Along with the Sustainability Reporting Act, the legislator amended the UGB in the area of disclosure requirements and, above all, the coercive penalties were drastically increased..
- Generally, the law now stipulates for "the legal representatives of capital companies" – i.e., for managing directors of GmbHs, FlexCos, GmbH & Co KGs, for board members of an AG or SE, or for administrative board members of an SE – that they must declare, at the latest upon submission of the annual financial statements and the management report (among other things), which size category the company falls into (details: § 277 para 4 UGB nF).
- Coercive Penalties:
The coercive penalties that the commercial register court can impose in case of non-compliance with disclosure requirements (including those concerning sustainability reporting) are significantly increased from the previous € 3,600 to € 7,000 (§ 284 UGB).
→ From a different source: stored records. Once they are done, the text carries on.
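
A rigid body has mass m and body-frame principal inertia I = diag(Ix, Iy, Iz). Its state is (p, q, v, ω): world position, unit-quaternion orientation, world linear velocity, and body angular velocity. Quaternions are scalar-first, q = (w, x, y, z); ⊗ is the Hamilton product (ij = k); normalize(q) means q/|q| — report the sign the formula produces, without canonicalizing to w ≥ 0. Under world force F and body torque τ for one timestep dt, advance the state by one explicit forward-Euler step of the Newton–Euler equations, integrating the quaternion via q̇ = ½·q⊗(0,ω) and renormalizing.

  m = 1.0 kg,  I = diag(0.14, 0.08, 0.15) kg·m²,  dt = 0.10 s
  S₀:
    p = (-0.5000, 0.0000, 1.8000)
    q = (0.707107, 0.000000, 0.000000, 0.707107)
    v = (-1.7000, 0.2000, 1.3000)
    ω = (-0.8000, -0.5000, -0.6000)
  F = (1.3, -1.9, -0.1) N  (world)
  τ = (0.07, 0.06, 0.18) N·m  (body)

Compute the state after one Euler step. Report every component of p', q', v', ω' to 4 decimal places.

p' = p + v·dt = (-0.6700, 0.0200, 1.9300)
new velocity v' = (-1.5700, 0.0100, 1.2900)
precession coupling ω×(Iω) = (0.0210, -0.0048, -0.0240)
angular accel α = (0.3500, 0.8100, 1.3600)
ω' = ω + α·dt = (-0.7650, -0.4190, -0.4640)
Hamilton product q⊗(0,ω) = (0.4242642, -0.2121321, -0.9192391, -0.4242642)
updated quaternion q' = (0.7272, -0.0106, -0.0459, 0.6848)

p' = (-0.6700, 0.0200, 1.9300)
q' = (0.7272, -0.0106, -0.0459, 0.6848)
v' = (-1.5700, 0.0100, 1.2900)
ω' = (-0.7650, -0.4190, -0.4640)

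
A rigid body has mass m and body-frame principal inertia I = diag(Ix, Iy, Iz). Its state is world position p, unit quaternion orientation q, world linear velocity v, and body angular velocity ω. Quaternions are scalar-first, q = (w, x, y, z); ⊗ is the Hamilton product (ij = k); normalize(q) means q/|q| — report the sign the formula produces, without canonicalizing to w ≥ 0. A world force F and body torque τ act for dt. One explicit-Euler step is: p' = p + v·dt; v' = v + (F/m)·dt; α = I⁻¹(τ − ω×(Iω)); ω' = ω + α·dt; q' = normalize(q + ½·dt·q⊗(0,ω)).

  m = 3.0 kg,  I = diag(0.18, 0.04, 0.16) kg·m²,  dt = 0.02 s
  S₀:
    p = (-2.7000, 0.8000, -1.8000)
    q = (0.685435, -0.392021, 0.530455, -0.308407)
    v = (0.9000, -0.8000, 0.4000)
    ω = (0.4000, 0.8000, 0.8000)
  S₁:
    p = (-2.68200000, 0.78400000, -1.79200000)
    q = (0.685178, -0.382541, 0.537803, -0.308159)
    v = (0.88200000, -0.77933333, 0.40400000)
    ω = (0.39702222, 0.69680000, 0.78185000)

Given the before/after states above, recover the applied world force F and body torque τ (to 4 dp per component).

F = (-2.7000, 3.1000, 0.6000)
τ = (0.0500, -0.2000, -0.1900)

Δv = v₁−v₀ = (-0.01800000, 0.02066667, 0.00400000)
applied force F = (-2.7000, 3.1000, 0.6000)
rate change Δω = (-0.00297778, -0.10320000, -0.01815000)
τ = I·(Δω/dt) + ω₀×(Iω₀) = (0.0500, -0.2000, -0.1900)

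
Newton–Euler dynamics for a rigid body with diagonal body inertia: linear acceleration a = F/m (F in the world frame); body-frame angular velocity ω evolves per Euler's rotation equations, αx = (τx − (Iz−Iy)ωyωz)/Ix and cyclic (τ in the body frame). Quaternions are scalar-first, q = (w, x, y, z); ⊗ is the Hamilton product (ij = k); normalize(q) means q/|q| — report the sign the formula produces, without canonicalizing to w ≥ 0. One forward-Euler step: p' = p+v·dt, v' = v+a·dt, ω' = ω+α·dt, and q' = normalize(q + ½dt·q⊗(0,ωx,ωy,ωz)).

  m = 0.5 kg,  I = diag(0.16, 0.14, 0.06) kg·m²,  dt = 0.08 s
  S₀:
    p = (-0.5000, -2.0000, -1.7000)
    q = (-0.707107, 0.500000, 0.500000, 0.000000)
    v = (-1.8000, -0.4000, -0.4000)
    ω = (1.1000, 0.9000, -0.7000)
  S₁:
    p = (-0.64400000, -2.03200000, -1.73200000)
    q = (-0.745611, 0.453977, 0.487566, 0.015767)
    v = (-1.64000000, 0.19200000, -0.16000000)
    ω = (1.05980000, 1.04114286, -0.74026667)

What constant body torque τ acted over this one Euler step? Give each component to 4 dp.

τ = (-0.0300, 0.1700, -0.0500)

ω₁ − ω₀ = (-0.04020000, 0.14114286, -0.04026667)
gyro term ω₀×Iω₀ = (0.0504, -0.0770, -0.0198)
applied torque τ = (-0.0300, 0.1700, -0.0500)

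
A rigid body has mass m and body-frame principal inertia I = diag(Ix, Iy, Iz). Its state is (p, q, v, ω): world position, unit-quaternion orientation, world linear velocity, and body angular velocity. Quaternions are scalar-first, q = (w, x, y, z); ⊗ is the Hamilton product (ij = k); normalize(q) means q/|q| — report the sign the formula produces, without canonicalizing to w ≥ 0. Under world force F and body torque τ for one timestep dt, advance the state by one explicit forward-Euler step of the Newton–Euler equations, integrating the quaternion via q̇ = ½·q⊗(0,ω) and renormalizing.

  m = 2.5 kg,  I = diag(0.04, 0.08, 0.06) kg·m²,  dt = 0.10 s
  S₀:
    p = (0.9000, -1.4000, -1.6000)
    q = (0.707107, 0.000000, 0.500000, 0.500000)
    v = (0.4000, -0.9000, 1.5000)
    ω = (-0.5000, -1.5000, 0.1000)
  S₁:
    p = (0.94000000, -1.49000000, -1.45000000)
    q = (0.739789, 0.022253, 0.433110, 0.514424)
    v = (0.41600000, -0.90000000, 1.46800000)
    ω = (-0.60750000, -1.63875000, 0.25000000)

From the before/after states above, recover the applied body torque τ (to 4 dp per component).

τ = (-0.0400, -0.1100, 0.1200)

rate change Δω = (-0.10750000, -0.13875000, 0.15000000)
applied torque τ = (-0.0400, -0.1100, 0.1200)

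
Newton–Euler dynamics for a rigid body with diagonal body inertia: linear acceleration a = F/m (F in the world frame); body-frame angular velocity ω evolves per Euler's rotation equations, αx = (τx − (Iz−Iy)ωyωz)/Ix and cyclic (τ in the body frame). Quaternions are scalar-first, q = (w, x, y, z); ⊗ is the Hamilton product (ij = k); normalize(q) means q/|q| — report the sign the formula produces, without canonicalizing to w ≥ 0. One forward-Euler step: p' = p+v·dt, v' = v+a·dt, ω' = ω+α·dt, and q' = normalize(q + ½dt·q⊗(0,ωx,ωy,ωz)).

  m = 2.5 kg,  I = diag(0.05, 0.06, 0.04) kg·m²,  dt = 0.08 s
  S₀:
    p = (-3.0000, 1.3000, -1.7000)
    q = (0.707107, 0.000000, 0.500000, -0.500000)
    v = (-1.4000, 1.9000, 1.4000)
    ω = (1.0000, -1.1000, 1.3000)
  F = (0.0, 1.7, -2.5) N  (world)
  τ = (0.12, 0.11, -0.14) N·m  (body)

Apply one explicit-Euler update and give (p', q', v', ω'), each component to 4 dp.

α = I⁻¹(τ − ω×Iω) = (1.8280, 1.6167, -3.2250)
ω' = ω + α·dt = (1.1462, -0.9707, 1.0420)
q⊗(0,ω) = (1.2000000, 0.8071070, -1.2778177, 0.4192391)
q + ½dt·q⊗(0,ω), renormalized = (0.7528, 0.0322, 0.4475, -0.4817)
linear accel F/m = (0.0000, 0.6800, -1.0000)
new position p' = (-3.1120, 1.4520, -1.5880)
new velocity v' = (-1.4000, 1.9544, 1.3200)

p' = (-3.1120, 1.4520, -1.5880)
q' = (0.7528, 0.0322, 0.4475, -0.4817)
v' = (-1.4000, 1.9544, 1.3200)
ω' = (1.1462, -0.9707, 1.0420)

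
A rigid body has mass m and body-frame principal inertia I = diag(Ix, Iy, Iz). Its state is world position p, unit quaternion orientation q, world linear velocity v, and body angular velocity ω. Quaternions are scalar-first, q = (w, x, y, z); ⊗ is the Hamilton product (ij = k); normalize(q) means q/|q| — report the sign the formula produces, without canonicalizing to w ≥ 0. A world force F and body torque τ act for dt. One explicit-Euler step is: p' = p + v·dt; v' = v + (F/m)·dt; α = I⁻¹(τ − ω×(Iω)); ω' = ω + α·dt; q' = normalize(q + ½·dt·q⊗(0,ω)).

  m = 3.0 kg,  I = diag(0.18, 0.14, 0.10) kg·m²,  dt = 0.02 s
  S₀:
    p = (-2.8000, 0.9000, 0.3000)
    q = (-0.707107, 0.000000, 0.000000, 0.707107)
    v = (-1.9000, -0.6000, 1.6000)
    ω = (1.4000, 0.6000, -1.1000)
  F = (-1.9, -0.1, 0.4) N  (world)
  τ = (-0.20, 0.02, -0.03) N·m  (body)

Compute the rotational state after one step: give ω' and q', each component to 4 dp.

precession coupling ω×(Iω) = (0.0264, -0.1232, -0.0336)
(τ − ω×Iω)/I = (-1.2578, 1.0229, 0.0360)
ω' = ω + α·dt = (1.3748, 0.6205, -1.0993)
q⊗(0,ω) = (0.7778177, -1.4142140, 0.5656856, 0.7778177)
q' = normalize(q + ½dt·q⊗(0,ω)) = (-0.6992, -0.0141, 0.0057, 0.7148)

ω' = (1.3748, 0.6205, -1.0993)
q' = (-0.6992, -0.0141, 0.0057, 0.7148)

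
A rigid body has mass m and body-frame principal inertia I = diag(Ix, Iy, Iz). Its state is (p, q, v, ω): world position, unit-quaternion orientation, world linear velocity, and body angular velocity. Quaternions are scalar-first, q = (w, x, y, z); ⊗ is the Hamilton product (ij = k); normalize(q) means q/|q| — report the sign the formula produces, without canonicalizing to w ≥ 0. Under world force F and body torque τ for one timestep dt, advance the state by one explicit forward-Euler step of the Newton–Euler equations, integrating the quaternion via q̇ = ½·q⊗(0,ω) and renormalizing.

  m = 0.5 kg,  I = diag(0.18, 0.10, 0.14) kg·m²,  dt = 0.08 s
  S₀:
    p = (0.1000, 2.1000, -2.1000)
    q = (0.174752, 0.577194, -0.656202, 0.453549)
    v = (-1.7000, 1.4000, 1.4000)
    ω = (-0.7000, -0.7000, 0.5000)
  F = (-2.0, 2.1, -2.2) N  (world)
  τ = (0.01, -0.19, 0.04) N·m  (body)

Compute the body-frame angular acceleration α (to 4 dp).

α = (0.1333, -1.7600, 0.5657)

gyro term ω×Iω = (-0.0140, -0.0140, -0.0392)
(τ − ω×Iω)/I = (0.1333, -1.7600, 0.5657)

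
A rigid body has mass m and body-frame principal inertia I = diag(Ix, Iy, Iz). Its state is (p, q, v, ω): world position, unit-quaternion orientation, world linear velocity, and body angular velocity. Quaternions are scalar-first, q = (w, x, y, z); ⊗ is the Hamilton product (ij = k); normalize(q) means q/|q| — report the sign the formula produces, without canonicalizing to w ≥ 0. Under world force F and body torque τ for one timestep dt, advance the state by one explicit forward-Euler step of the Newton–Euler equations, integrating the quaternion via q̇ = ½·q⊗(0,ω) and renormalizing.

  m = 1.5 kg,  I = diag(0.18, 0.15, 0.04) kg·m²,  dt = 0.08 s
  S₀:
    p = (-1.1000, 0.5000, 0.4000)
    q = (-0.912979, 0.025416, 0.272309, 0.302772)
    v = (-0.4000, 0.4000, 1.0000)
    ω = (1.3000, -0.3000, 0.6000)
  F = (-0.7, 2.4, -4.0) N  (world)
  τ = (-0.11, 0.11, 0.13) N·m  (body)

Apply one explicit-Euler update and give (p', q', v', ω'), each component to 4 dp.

angular accel α = (-0.7211, 0.0053, 2.9575)
ω + α·dt = (1.2423, -0.2996, 0.8366)
q⊗(0,ω) = (-0.1330113, -0.9326557, 0.6522477, -0.9094139)
q' = normalize(q + ½dt·q⊗(0,ω)) = (-0.9167, -0.0119, 0.2979, 0.2659)
new position p' = (-1.1320, 0.5320, 0.4800)
v + (F/m)dt = (-0.4373, 0.5280, 0.7867)

p' = (-1.1320, 0.5320, 0.4800)
q' = (-0.9167, -0.0119, 0.2979, 0.2659)
v' = (-0.4373, 0.5280, 0.7867)
ω' = (1.2423, -0.2996, 0.8366)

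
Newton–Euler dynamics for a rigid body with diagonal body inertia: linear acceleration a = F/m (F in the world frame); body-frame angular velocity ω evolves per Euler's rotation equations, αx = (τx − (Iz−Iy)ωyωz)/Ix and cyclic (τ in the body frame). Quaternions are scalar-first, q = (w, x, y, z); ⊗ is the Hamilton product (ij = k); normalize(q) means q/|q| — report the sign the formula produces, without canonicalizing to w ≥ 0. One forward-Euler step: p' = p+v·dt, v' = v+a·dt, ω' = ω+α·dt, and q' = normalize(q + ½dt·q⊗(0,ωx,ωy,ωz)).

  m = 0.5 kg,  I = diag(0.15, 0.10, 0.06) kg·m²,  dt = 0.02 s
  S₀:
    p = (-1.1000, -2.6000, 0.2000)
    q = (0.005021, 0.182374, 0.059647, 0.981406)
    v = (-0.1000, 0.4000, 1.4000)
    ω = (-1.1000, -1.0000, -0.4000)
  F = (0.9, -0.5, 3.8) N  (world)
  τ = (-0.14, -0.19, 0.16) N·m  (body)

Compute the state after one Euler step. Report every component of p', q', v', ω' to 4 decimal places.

p' = (-1.1020, -2.5920, 0.2280)
q' = (0.0115, 0.1919, 0.0495, 0.9801)
v' = (-0.0640, 0.3800, 1.5520)
ω' = (-1.1165, -1.0459, -0.3283)

gyro term ω×Iω = (-0.0160, 0.0396, -0.0550)
angular accel α = (-0.8267, -2.2960, 3.5833)
new body rate ω' = (-1.1165, -1.0459, -0.3283)
Hamilton product q⊗(0,ω) = (0.6528208, 0.9520241, -1.0116180, -0.1187707)
q + ½dt·q⊗(0,ω), renormalized = (0.0115, 0.1919, 0.0495, 0.9801)
a = F/m = (1.8000, -1.0000, 7.6000)
p + v·dt = (-1.1020, -2.5920, 0.2280)
new velocity v' = (-0.0640, 0.3800, 1.5520)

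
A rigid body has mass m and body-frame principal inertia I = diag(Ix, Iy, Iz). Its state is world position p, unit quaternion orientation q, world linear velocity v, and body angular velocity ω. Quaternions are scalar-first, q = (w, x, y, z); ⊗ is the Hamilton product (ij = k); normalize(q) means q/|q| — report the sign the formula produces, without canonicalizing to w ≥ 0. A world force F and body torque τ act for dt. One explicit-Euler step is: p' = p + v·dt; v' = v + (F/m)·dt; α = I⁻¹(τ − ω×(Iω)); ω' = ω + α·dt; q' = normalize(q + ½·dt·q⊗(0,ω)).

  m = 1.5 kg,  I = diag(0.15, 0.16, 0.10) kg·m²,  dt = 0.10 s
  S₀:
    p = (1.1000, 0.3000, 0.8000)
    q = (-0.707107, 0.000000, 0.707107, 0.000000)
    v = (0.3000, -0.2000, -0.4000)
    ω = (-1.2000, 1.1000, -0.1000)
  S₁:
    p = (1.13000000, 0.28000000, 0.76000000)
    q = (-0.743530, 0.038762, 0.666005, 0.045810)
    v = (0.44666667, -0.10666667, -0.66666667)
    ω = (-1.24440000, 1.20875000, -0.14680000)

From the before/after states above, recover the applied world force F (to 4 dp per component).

velocity change Δv = (0.14666667, 0.09333333, -0.26666667)
applied force F = (2.2000, 1.4000, -4.0000)

F = (2.2000, 1.4000, -4.0000)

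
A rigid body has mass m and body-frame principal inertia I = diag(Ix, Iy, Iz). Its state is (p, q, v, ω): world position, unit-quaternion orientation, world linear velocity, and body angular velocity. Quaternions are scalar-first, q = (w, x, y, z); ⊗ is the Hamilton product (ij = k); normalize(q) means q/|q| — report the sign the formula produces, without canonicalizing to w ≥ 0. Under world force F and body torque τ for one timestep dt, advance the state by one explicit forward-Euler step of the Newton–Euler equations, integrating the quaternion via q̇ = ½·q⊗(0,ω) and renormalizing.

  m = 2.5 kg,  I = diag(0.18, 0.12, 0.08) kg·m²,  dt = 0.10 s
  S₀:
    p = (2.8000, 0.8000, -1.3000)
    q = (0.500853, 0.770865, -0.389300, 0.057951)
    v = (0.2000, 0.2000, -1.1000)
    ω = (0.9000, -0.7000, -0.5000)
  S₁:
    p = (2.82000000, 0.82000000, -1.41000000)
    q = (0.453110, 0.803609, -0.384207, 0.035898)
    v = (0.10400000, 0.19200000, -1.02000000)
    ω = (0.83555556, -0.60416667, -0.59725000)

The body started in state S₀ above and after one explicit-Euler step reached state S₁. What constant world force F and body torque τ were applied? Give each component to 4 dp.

rate change Δω = (-0.06444444, 0.09583333, -0.09725000)
ω₀×(Iω₀) = (-0.0140, -0.0450, 0.0378)
I·α + gyro = (-0.1300, 0.0700, -0.0400)
velocity change Δv = (-0.09600000, -0.00800000, 0.08000000)
F = m·Δv/dt = (-2.4000, -0.2000, 2.0000)

F = (-2.4000, -0.2000, 2.0000)
τ = (-0.1300, 0.0700, -0.0400)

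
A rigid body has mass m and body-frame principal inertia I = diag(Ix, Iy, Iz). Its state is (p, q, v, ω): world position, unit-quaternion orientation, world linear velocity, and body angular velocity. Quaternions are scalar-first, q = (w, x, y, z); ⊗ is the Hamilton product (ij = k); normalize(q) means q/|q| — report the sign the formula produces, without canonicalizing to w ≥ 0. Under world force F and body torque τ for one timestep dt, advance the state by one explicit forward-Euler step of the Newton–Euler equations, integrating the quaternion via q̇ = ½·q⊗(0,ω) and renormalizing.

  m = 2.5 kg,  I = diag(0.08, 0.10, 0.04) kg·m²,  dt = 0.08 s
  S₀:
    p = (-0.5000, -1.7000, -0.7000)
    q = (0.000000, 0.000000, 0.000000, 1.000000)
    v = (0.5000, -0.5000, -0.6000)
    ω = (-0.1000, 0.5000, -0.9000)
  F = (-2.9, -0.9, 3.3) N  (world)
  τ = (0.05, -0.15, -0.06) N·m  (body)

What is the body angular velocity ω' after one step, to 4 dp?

ω' = (-0.0770, 0.3771, -1.0180)

α = I⁻¹(τ − ω×Iω) = (0.2875, -1.5360, -1.4750)
ω' = ω + α·dt = (-0.0770, 0.3771, -1.0180)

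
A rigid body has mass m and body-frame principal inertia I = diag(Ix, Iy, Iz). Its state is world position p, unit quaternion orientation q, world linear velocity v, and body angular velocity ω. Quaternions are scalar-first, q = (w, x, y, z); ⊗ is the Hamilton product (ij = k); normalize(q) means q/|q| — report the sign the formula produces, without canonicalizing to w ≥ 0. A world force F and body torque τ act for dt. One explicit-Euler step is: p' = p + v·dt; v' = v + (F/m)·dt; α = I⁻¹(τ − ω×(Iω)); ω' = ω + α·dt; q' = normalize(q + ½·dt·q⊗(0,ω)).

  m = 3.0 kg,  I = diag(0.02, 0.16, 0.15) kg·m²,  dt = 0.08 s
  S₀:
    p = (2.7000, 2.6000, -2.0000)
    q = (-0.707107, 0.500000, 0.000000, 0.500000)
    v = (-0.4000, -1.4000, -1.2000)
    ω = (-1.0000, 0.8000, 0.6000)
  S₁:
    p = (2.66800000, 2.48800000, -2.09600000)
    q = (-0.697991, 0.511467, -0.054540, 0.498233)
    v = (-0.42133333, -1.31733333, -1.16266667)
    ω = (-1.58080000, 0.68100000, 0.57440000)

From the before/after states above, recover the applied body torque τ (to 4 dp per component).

τ = (-0.1500, -0.1600, -0.1600)

Δω = ω₁−ω₀ = (-0.58080000, -0.11900000, -0.02560000)
ω₀×(Iω₀) = (-0.0048, 0.0780, -0.1120)
I·α + gyro = (-0.1500, -0.1600, -0.1600)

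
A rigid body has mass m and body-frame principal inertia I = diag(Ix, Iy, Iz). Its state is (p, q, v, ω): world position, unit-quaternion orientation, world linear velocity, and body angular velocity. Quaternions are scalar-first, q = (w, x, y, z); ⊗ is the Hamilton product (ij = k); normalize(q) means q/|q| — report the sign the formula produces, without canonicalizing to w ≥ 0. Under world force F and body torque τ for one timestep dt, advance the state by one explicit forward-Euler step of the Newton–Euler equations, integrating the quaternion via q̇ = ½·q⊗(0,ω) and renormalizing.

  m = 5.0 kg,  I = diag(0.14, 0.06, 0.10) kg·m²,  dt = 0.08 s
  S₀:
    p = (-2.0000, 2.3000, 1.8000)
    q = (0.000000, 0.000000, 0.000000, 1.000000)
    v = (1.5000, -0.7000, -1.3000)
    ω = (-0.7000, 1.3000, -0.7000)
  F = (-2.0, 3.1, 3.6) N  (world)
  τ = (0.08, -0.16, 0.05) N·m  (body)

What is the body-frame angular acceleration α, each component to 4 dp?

precession coupling ω×(Iω) = (-0.0364, 0.0196, 0.0728)
α = I⁻¹(τ − ω×Iω) = (0.8314, -2.9933, -0.2280)

α = (0.8314, -2.9933, -0.2280)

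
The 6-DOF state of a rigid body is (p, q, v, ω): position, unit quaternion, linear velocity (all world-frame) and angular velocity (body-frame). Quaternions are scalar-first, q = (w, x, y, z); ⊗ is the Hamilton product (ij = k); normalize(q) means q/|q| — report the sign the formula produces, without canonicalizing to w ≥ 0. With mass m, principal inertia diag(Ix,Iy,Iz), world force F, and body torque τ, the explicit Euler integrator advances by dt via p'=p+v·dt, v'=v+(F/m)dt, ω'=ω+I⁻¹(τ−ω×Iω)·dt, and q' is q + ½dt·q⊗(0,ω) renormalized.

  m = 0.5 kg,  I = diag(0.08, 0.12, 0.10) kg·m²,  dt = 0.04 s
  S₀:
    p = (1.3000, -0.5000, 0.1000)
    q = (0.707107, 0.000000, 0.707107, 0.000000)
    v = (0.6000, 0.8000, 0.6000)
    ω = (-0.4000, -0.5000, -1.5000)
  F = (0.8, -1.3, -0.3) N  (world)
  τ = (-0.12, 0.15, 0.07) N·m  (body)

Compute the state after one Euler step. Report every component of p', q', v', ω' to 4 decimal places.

p + v·dt = (1.3240, -0.4680, 0.1240)
new velocity v' = (0.6640, 0.6960, 0.5760)
(τ − ω×Iω)/I = (-1.3125, 1.3500, 0.6200)
new body rate ω' = (-0.4525, -0.4460, -1.4752)
q⊗(0,ω) = (0.3535535, -1.3435033, -0.3535535, -0.7778177)
q' = normalize(q + ½dt·q⊗(0,ω)) = (0.7138, -0.0269, 0.6997, -0.0155)

p' = (1.3240, -0.4680, 0.1240)
q' = (0.7138, -0.0269, 0.6997, -0.0155)
v' = (0.6640, 0.6960, 0.5760)
ω' = (-0.4525, -0.4460, -1.4752)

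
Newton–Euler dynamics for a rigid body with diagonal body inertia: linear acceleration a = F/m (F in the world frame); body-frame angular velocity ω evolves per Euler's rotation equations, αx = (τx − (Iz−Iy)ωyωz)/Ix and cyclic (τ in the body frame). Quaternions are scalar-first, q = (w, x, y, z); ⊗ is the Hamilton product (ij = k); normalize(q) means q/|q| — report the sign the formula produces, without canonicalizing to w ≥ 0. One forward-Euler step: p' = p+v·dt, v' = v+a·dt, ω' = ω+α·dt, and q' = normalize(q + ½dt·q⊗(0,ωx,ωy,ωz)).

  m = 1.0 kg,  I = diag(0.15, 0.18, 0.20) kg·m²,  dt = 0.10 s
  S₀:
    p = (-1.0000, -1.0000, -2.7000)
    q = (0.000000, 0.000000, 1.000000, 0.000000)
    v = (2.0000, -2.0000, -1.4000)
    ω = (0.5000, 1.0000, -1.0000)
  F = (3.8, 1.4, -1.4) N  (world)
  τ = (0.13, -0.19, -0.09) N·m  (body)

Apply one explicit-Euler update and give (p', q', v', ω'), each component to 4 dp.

p' = (-0.8000, -1.2000, -2.8400)
q' = (-0.0499, -0.0499, 0.9972, -0.0249)
v' = (2.3800, -1.8600, -1.5400)
ω' = (0.6000, 0.8806, -1.0525)

a = F/m = (3.8000, 1.4000, -1.4000)
p + v·dt = (-0.8000, -1.2000, -2.8400)
v' = v + a·dt = (2.3800, -1.8600, -1.5400)
precession coupling ω×(Iω) = (-0.0200, 0.0250, 0.0150)
angular accel α = (1.0000, -1.1944, -0.5250)
ω' = ω + α·dt = (0.6000, 0.8806, -1.0525)
Hamilton product q⊗(0,ω) = (-1.0000000, -1.0000000, 0.0000000, -0.5000000)
q' = normalize(q + ½dt·q⊗(0,ω)) = (-0.0499, -0.0499, 0.9972, -0.0249)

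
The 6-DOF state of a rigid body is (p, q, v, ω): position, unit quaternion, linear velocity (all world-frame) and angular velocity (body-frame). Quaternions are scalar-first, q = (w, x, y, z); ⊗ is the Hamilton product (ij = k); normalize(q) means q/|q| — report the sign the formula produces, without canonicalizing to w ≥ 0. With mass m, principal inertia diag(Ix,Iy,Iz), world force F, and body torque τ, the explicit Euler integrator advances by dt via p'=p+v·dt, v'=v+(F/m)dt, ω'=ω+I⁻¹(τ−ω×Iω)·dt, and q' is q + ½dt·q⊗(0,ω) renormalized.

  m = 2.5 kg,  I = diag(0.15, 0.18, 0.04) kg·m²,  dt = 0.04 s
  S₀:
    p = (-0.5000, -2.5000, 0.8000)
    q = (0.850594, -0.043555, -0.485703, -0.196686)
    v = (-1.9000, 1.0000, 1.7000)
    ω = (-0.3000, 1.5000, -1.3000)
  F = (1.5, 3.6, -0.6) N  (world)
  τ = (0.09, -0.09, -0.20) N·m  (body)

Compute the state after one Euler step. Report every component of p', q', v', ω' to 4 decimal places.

a = F/m = (0.6000, 1.4400, -0.2400)
p' = p + v·dt = (-0.5760, -2.4600, 0.8680)
new velocity v' = (-1.8760, 1.0576, 1.6904)
gyro term ω×Iω = (0.2730, 0.0429, -0.0135)
α = I⁻¹(τ − ω×Iω) = (-1.2200, -0.7383, -4.6625)
ω + α·dt = (-0.3488, 1.4705, -1.4865)
q⊗(0,ω) = (0.4597962, 0.6712647, 1.2782753, -1.3168156)
q + ½dt·q⊗(0,ω), renormalized = (0.8591, -0.0301, -0.4598, -0.2228)

p' = (-0.5760, -2.4600, 0.8680)
q' = (0.8591, -0.0301, -0.4598, -0.2228)
v' = (-1.8760, 1.0576, 1.6904)
ω' = (-0.3488, 1.4705, -1.4865)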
Only for small capital companies was the maximum amount of coercive penalties maintained at € 3,600.
For the repeated violation of the disclosure obligation, the legislator has the penalty framework increased, namely
• for medium-sized capital companies from the previous € 3,600 up to € 20,000 and
• for large corporations from previously € 3,600 up to € 50,000 (!).
The statute of limitations for criminal liability was set at five years.
Penalty payments are to be imposed both against the company and against its managing directors/board members/members of the administrative board.